Several possible factors might explain the results. First, the patients’ characteristics should be an important concern. For patients with sepsis, oxygen delivery to the tissues could be impaired and excess oxygen delivery might help to reverse this situation and avoid cellular and organ dysfunction [10]. While for patients with hypoxic-ischemic encephalopathy, it is biologically plausible that COT reduces the incidence of secondary brain damage after resuscitation from cardiac arrest [7]. Moreover, based on the APACHE II score, the disease state of patients included in the Suzuki et al. [15] was severer than that in the Young et al. [10] and Mackle et al. [7]. Second, from the study design perspective, the follow-up duration of these two studies [14, 15] are relatively shorter than the studies published after 2020 and they are single-center studies. Third, targeting lower oxygenation might decrease oxygen content and transport and liberal use of oxygen may provide a baseline of safety against hypoxia in the long run.

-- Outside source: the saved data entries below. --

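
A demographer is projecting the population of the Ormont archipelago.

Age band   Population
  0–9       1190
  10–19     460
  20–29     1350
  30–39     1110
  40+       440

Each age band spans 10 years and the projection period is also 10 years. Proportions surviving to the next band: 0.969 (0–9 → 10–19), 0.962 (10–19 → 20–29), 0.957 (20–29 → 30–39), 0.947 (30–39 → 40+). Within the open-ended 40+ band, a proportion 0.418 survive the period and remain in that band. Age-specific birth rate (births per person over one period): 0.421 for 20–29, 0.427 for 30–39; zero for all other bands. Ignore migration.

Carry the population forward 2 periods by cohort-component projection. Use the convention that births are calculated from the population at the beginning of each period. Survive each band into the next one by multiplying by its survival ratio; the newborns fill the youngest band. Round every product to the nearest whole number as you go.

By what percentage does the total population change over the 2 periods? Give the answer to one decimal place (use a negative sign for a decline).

— Period 1 —
Births: 1350 × 0.421 = 568, 1110 × 0.427 = 474 → 1042
10–19: 1190 × 0.969 = 1153
20–29: 460 × 0.962 = 443
30–39: 1350 × 0.957 = 1292
40+: 1110 × 0.947 + 440 × 0.418 = 1051 + 184 = 1235
Population now: 0–9=1042, 10–19=1153, 20–29=443, 30–39=1292, 40+=1235
— Period 2 —
Births: 443 × 0.421 = 187, 1292 × 0.427 = 552 → 739
10–19: 1042 × 0.969 = 1010
20–29: 1153 × 0.962 = 1109
30–39: 443 × 0.957 = 424
40+: 1292 × 0.947 + 1235 × 0.418 = 1224 + 516 = 1740
Population now: 0–9=739, 10–19=1010, 20–29=1109, 30–39=424, 40+=1740
Total: 4550 → 5022; change = 472; percentage change = 10.4%

10.4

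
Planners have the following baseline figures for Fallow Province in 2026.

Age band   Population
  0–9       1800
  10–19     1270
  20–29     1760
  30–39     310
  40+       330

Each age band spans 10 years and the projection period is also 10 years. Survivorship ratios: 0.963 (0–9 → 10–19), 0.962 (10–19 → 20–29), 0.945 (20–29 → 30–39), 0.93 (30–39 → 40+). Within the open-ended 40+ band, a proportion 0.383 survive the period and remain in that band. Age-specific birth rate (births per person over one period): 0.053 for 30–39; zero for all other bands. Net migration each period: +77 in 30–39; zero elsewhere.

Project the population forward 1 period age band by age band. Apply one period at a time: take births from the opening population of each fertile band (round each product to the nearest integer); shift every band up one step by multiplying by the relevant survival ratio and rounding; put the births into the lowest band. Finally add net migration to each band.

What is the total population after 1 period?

Let band 1 be 0–9 through band 5 = 40+.
After projecting period 1:
Births: 310 × 0.053 = 16
Band 2: 1800 × 0.963 = 1733
Band 3: 1270 × 0.962 = 1222
Band 4: 1760 × 0.945 = 1663
Band 5: 310 × 0.93 + 330 × 0.383 = 288 + 126 = 414
Net migration: Band 4 + 77 → 1740
End of period: [16, 1733, 1222, 1740, 414]
Total after period 1: 16 + 1733 + 1222 + 1740 + 414 = 5125

5125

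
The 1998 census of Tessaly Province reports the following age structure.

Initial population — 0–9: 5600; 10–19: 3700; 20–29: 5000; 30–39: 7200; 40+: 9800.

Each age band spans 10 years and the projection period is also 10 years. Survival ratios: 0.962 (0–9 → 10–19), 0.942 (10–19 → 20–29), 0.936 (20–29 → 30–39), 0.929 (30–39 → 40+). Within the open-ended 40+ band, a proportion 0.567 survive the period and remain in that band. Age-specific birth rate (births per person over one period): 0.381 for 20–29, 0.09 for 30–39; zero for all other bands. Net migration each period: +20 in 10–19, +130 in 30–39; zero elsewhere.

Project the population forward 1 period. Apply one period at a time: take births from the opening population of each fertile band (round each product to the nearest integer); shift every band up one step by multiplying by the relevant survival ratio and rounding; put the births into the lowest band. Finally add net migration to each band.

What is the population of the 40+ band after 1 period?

12246

— Period 1 —
Births: 5000 × 0.381 = 1905, 7200 × 0.09 = 648 → 2553
10–19: 5600 × 0.962 = 5387
20–29: 3700 × 0.942 = 3485
30–39: 5000 × 0.936 = 4680
40+: 7200 × 0.929 + 9800 × 0.567 = 6689 + 5557 = 12246
Net migration: 10–19 + 20 → 5407; 30–39 + 130 → 4810
Giving 2553 / 5407 / 3485 / 4810 / 12246.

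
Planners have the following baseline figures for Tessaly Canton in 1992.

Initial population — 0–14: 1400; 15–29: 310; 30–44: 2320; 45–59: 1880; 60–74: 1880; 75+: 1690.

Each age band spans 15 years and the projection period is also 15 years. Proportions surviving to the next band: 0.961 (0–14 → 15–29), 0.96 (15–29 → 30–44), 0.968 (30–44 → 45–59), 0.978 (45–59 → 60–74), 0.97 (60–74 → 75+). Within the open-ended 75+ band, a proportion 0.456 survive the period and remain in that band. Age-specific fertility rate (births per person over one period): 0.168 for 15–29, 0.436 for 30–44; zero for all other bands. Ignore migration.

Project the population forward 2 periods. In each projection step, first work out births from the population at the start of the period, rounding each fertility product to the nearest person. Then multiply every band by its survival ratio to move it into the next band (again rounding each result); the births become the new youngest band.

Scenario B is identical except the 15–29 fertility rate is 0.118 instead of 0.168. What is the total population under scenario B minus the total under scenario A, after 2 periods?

-82

Period 1.
Births: 310 * 0.168 = 52 ; 2320 * 0.436 = 1012 — total 1064
15–29: 1400 * 0.961 = 1345
30–44: 310 * 0.96 = 298
45–59: 2320 * 0.968 = 2246
60–74: 1880 * 0.978 = 1839
75+: 1880 * 0.97 + 1690 * 0.456 = 1824 + 771 = 2595
End of period: [1064, 1345, 298, 2246, 1839, 2595]
Period 2.
Births: 1345 * 0.168 = 226 ; 298 * 0.436 = 130 — total 356
15–29: 1064 * 0.961 = 1023
30–44: 1345 * 0.96 = 1291
45–59: 298 * 0.968 = 288
60–74: 2246 * 0.978 = 2197
75+: 1839 * 0.97 + 2595 * 0.456 = 1784 + 1183 = 2967
End of period: [356, 1023, 1291, 288, 2197, 2967]
Scenario A total after 2 periods: 8122
Scenario B projection —
Period 1.
Births: 310 * 0.118 = 37 ; 2320 * 0.436 = 1012 — total 1049
15–29: 1400 * 0.961 = 1345
30–44: 310 * 0.96 = 298
45–59: 2320 * 0.968 = 2246
60–74: 1880 * 0.978 = 1839
75+: 1880 * 0.97 + 1690 * 0.456 = 1824 + 771 = 2595
End of period: [1049, 1345, 298, 2246, 1839, 2595]
Period 2.
Births: 1345 * 0.118 = 159 ; 298 * 0.436 = 130 — total 289
15–29: 1049 * 0.961 = 1008
30–44: 1345 * 0.96 = 1291
45–59: 298 * 0.968 = 288
60–74: 2246 * 0.978 = 2197
75+: 1839 * 0.97 + 2595 * 0.456 = 1784 + 1183 = 2967
End of period: [289, 1008, 1291, 288, 2197, 2967]
Scenario B total after 2 periods: 8040
Difference B − A = 8040 − 8122 = -82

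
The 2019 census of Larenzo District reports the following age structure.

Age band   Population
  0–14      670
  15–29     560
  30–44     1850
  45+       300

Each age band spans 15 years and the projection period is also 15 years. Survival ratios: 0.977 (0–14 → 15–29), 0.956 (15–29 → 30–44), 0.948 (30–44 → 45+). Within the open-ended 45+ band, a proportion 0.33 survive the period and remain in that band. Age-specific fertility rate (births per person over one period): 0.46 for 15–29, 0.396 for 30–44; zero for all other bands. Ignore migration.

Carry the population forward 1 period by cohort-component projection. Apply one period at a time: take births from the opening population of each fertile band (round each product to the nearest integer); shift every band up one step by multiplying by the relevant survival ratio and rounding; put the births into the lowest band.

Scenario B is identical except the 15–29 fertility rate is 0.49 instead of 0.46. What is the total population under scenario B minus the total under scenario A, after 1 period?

16

— Period 1 —
Births: 560 × 0.46 = 258 ; 1850 × 0.396 = 733 → 991
15–29: 670 × 0.977 = 655
30–44: 560 × 0.956 = 535
45+: 1850 × 0.948 + 300 × 0.33 = 1754 + 99 = 1853
→ [991, 655, 535, 1853]
Scenario A total after 1 period: 4034
Scenario B projection —
— Period 1 —
Births: 560 × 0.49 = 274 ; 1850 × 0.396 = 733 → 1007
15–29: 670 × 0.977 = 655
30–44: 560 × 0.956 = 535
45+: 1850 × 0.948 + 300 × 0.33 = 1754 + 99 = 1853
→ [1007, 655, 535, 1853]
Scenario B total after 1 period: 4050
Difference B − A = 4050 − 4034 = 16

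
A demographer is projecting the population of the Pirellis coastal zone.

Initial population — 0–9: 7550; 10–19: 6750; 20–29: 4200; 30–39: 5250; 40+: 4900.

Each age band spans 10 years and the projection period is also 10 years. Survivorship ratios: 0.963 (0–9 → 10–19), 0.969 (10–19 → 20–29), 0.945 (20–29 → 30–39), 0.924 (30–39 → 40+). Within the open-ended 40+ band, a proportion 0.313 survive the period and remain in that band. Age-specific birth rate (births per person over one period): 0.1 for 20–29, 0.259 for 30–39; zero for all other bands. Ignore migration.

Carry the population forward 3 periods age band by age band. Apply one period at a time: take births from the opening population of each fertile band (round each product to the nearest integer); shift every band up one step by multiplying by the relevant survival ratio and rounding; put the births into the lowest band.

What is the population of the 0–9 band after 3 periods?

2306

(Bands numbered youngest = 1 to oldest = 5.)
Period 1:
Births: 4200 × 0.1 = 420 ; 5250 × 0.259 = 1360 → total 1780
Band 2: 7550 × 0.963 = 7271
Band 3: 6750 × 0.969 = 6541
Band 4: 4200 × 0.945 = 3969
Band 5: 5250 × 0.924 + 4900 × 0.313 = 4851 + 1534 = 6385
Giving 1780 / 7271 / 6541 / 3969 / 6385.
Period 2:
Births: 6541 × 0.1 = 654 ; 3969 × 0.259 = 1028 → total 1682
Band 2: 1780 × 0.963 = 1714
Band 3: 7271 × 0.969 = 7046
Band 4: 6541 × 0.945 = 6181
Band 5: 3969 × 0.924 + 6385 × 0.313 = 3667 + 1999 = 5666
Giving 1682 / 1714 / 7046 / 6181 / 5666.
Period 3:
Births: 7046 × 0.1 = 705 ; 6181 × 0.259 = 1601 → total 2306
Band 2: 1682 × 0.963 = 1620
Band 3: 1714 × 0.969 = 1661
Band 4: 7046 × 0.945 = 6658
Band 5: 6181 × 0.924 + 5666 × 0.313 = 5711 + 1773 = 7484
Giving 2306 / 1620 / 1661 / 6658 / 7484.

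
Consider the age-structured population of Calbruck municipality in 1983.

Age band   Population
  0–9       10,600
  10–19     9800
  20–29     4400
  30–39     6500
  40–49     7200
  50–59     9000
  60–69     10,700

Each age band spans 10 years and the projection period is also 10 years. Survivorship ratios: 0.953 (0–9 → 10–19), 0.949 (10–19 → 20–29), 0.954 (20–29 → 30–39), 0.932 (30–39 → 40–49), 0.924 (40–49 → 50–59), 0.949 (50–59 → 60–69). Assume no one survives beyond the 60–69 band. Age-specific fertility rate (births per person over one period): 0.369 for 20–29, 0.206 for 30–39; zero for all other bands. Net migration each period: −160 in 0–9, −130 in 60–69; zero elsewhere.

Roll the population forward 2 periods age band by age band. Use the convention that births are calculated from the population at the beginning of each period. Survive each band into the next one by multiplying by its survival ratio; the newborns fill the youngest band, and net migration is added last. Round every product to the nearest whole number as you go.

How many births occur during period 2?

4297

Period 1.
Births: 4400 × 0.369 = 1624  |  6500 × 0.206 = 1339 — total 2963
10–19: 10600 × 0.953 = 10102
20–29: 9800 × 0.949 = 9300
30–39: 4400 × 0.954 = 4198
40–49: 6500 × 0.932 = 6058
50–59: 7200 × 0.924 = 6653
60–69: 9000 × 0.949 = 8541
Net migration: 0–9 − 160 → 2803; 60–69 − 130 → 8411
End of period: [2803, 10102, 9300, 4198, 6058, 6653, 8411]
Period 2.
Births: 9300 × 0.369 = 3432  |  4198 × 0.206 = 865 — total 4297
10–19: 2803 × 0.953 = 2671
20–29: 10102 × 0.949 = 9587
30–39: 9300 × 0.954 = 8872
40–49: 4198 × 0.932 = 3913
50–59: 6058 × 0.924 = 5598
60–69: 6653 × 0.949 = 6314
Net migration: 0–9 − 160 → 4137; 60–69 − 130 → 6184
End of period: [4137, 2671, 9587, 8872, 3913, 5598, 6184]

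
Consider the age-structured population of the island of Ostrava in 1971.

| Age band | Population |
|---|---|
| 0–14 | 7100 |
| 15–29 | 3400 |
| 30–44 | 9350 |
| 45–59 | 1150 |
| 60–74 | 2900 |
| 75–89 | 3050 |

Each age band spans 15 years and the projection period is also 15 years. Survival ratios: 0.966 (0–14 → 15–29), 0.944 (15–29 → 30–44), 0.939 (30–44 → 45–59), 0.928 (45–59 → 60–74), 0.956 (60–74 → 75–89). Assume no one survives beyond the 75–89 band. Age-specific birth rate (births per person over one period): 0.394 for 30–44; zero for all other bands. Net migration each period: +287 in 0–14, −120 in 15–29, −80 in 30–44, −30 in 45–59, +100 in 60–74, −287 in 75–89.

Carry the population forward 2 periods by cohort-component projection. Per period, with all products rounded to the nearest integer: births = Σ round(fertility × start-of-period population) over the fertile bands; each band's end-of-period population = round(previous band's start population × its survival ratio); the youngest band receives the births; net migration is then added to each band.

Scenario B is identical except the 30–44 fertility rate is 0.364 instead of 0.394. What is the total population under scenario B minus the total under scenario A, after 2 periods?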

This study also had some limitations. Firstly, the time of intervention, the duration of mechanical ventilation, and the definitions and implementation of LOT and COT are hard to be unified and impractical to be consistent in clinical work. It was also reported that clinicians might prone to switch from controlled ventilation to a mode allowing unassisted ventilation in the presence of a lower fraction of inspired oxygen (Fio2). Secondly, the methods of information gathering between publications could be diverse. Some papers are short of clinical parameters such as lactate and central venous oxygen saturation, which could be major influences during the treatment.

Conclusions

In conclusion, recent clinical trials targeting ICU patients showed that COT, as compared with LOT, did not significantly decrease the long-term and short-term mortality.